1. Visit the Met Costume Institute.
Actually, I've never even been to the Metropolitan Museum of Art, let alone New York, but if I could only visit one part of the Met, the Costume Institute would be it. One of my favorite things to draw, strangely enough, has always been ladies in old-fashioned gowns, so I would love to see a few of those in person for some inspiration. I stumbled across this House of Worth gown online, once upon a time, and it's been the catalyst of a few drawings in and of itself. Anyone who says fashion isn't an art form is lying to themselves.
2. Have more than a few completed works in my possession.
I love to draw, but I have--in the past-- had a bad habit of giving away paintings and illustrations almost as soon as I complete them. I think I have never had more than four of five works lying around at one time. Why? Well, this leads into number three....

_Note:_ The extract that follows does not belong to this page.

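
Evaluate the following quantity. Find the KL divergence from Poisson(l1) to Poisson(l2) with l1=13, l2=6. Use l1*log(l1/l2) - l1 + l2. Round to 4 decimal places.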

3. Participate in a gallery show.
I draw because I love it, but have never truly pursued it as a career the way most artists do. I would love, just once, to have a few pieces in a show. A group show is fine since, with my bad habit of giving art away, I'll probably never amass enough for a solo show. Even better if the pieces sell, preferably to people I don't already know.
4. Take a pottery class.
Simple, I know, but I never seem to get around to it, find the time, or have the money. Being a stay-at-home mom who doesn't drive doesn't really help. Pottery has always looked like something that would be relaxing, sitting at that wheel, hands deep in cool clay. I might end up being terrible at it, but I'd still like to try.
5. Get a bachelor's degree in art.
I never went to college. When I was younger, I always thought, if I went, the only things I would want to major in were art or English, and I had heard (and stupidly believed) both were useless degrees. Here I am, a decade later, just discovering things like block printing and how to work in pastels, and I think about how much sooner I would have made these discoveries if I had went to college and majored in art, worthless degree or not. And of course, a decade later, I am finally smart enough to realize any degree is better than no degree. So one of these days, when the kid is a little older, I think I'll go back to school.
And while I'm there, maybe I'll take a pottery class.